Saturday, November 4, 2023

This Past Week, Merck Saw Another Approval -- This Time In Biliary Tract Cancers... For Keytruda®.


The good news train just keeps chugging along, out of FDA -- for the immuno-oncology franchise anchored in pembrolizumab at Rahway, NJ.

During the past week, FDA approved another indication in the $22 billion a year franchise's target markets. Here's the press release from Merck, and a bit:

. . .[T]he U.S. Food and Drug Administration (FDA) has approved KEYTRUDA, Merck’s anti-PD-1 therapy, in combination with gemcitabine and cisplatin, for the treatment of patients with locally advanced unresectable or metastatic biliary tract cancer (BTC).

The approval was based on results from the Phase 3 KEYNOTE-966 trial, in which KEYTRUDA plus chemotherapy demonstrated a statistically significant improvement in the study’s primary endpoint of overall survival (OS), reducing the risk of death by 17% (HR=0.83 [95% CI, 0.72-0.95]; one-sided p=0.0034) compared to chemotherapy alone at the trial’s pre-specified final analysis for OS. Median OS was 12.7 months (95% CI, 11.5-13.6) for KEYTRUDA plus chemotherapy versus 10.9 months (95% CI, 9.9-11.6) for chemotherapy alone.
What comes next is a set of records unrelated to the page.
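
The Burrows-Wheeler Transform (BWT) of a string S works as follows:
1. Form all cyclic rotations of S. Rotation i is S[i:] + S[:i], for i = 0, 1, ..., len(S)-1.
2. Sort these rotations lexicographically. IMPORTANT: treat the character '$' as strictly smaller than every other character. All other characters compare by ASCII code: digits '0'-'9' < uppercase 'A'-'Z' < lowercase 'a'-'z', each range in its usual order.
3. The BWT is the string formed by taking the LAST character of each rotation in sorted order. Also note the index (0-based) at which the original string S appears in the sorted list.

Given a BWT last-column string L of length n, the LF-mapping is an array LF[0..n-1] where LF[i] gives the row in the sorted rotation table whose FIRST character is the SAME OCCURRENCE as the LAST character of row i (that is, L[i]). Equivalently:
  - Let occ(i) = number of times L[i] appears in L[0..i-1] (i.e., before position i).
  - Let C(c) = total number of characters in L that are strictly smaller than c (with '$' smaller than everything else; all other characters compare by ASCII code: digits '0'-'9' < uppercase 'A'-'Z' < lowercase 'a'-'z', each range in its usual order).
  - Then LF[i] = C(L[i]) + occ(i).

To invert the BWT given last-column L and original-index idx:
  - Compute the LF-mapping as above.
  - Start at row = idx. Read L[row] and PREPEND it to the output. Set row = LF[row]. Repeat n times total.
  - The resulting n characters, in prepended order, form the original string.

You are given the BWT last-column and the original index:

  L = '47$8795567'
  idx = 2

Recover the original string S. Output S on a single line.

Answer: 576857974$

Derivation:
LF mapping: 1 5 0 8 6 9 2 3 4 7
Walk LF starting at row 2, prepending L[row]:
  step 1: row=2, L[2]='$', prepend. Next row=LF[2]=0
  step 2: row=0, L[0]='4', prepend. Next row=LF[0]=1
  step 3: row=1, L[1]='7', prepend. Next row=LF[1]=5
  step 4: row=5, L[5]='9', prepend. Next row=LF[5]=9
  step 5: row=9, L[9]='7', prepend. Next row=LF[9]=7
  step 6: row=7, L[7]='5', prepend. Next row=LF[7]=3
  step 7: row=3, L[3]='8', prepend. Next row=LF[3]=8
  step 8: row=8, L[8]='6', prepend. Next row=LF[8]=4
  step 9: row=4, L[4]='7', prepend. Next row=LF[4]=6
  step 10: row=6, L[6]='5', prepend. Next row=LF[6]=2
Reversed output: 576857974$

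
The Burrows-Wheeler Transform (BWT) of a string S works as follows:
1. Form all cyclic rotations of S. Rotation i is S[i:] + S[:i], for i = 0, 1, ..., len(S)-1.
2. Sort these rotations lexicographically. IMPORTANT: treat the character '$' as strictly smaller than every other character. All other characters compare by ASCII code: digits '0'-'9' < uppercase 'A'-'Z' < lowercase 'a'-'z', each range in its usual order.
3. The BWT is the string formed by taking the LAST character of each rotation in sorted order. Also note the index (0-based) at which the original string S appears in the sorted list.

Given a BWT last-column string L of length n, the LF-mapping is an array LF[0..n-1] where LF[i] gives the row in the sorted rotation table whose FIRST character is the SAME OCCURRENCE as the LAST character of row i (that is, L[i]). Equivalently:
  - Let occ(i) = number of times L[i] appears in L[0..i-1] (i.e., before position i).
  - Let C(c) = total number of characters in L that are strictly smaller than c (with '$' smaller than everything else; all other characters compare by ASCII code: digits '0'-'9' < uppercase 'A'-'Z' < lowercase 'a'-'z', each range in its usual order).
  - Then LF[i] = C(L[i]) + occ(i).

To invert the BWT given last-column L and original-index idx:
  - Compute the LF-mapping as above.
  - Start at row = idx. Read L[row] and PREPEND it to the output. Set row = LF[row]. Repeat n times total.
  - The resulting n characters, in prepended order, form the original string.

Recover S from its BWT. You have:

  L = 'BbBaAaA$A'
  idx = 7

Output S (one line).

Answer: aBAaAbAB$

Derivation:
LF mapping: 4 8 5 6 1 7 2 0 3
Walk LF starting at row 7, prepending L[row]:
  step 1: row=7, L[7]='$', prepend. Next row=LF[7]=0
  step 2: row=0, L[0]='B', prepend. Next row=LF[0]=4
  step 3: row=4, L[4]='A', prepend. Next row=LF[4]=1
  step 4: row=1, L[1]='b', prepend. Next row=LF[1]=8
  step 5: row=8, L[8]='A', prepend. Next row=LF[8]=3
  step 6: row=3, L[3]='a', prepend. Next row=LF[3]=6
  step 7: row=6, L[6]='A', prepend. Next row=LF[6]=2
  step 8: row=2, L[2]='B', prepend. Next row=LF[2]=5
  step 9: row=5, L[5]='a', prepend. Next row=LF[5]=7
Reversed output: aBAaAbAB$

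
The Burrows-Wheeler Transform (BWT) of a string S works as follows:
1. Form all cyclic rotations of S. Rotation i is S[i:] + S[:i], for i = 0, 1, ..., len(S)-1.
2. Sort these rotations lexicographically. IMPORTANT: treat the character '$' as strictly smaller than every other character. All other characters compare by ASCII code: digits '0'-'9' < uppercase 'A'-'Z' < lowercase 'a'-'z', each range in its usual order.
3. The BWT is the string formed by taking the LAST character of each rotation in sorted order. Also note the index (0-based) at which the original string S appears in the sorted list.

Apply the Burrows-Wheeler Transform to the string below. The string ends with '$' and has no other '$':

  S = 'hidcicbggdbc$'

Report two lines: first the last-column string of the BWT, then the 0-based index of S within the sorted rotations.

All 13 rotations (rotation i = S[i:]+S[:i]):
  rot[0] = hidcicbggdbc$
  rot[1] = idcicbggdbc$h
  rot[2] = dcicbggdbc$hi
  rot[3] = cicbggdbc$hid
  rot[4] = icbggdbc$hidc
  rot[5] = cbggdbc$hidci
  rot[6] = bggdbc$hidcic
  rot[7] = ggdbc$hidcicb
  rot[8] = gdbc$hidcicbg
  rot[9] = dbc$hidcicbgg
  rot[10] = bc$hidcicbggd
  rot[11] = c$hidcicbggdb
  rot[12] = $hidcicbggdbc
Sorted (with $ < everything):
  sorted[0] = $hidcicbggdbc  (last char: 'c')
  sorted[1] = bc$hidcicbggd  (last char: 'd')
  sorted[2] = bggdbc$hidcic  (last char: 'c')
  sorted[3] = c$hidcicbggdb  (last char: 'b')
  sorted[4] = cbggdbc$hidci  (last char: 'i')
  sorted[5] = cicbggdbc$hid  (last char: 'd')
  sorted[6] = dbc$hidcicbgg  (last char: 'g')
  sorted[7] = dcicbggdbc$hi  (last char: 'i')
  sorted[8] = gdbc$hidcicbg  (last char: 'g')
  sorted[9] = ggdbc$hidcicb  (last char: 'b')
  sorted[10] = hidcicbggdbc$  (last char: '$')
  sorted[11] = icbggdbc$hidc  (last char: 'c')
  sorted[12] = idcicbggdbc$h  (last char: 'h')
Last column: cdcbidgigb$ch
Original string S is at sorted index 10

Answer: cdcbidgigb$ch
10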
This approval marks the sixth indication for KEYTRUDA in gastrointestinal cancers. . . .


As ever, quite impressive. Who would have guessed that just twelve birthdays / trips around the Sun ago, while Merck was still foundering in the fallout of the Vytorin® / cholesterol management joint venture with by then disappearing Schering Plough. . . a market transformingly new and extremely effective cancer therapy would come out of what was then Whitehouse Station?

How things change -- Merck was struggling to reach $40 a share on the NYSE then. Now? Over $100, indeed. Grinning, to the south and east -- in the sunshine.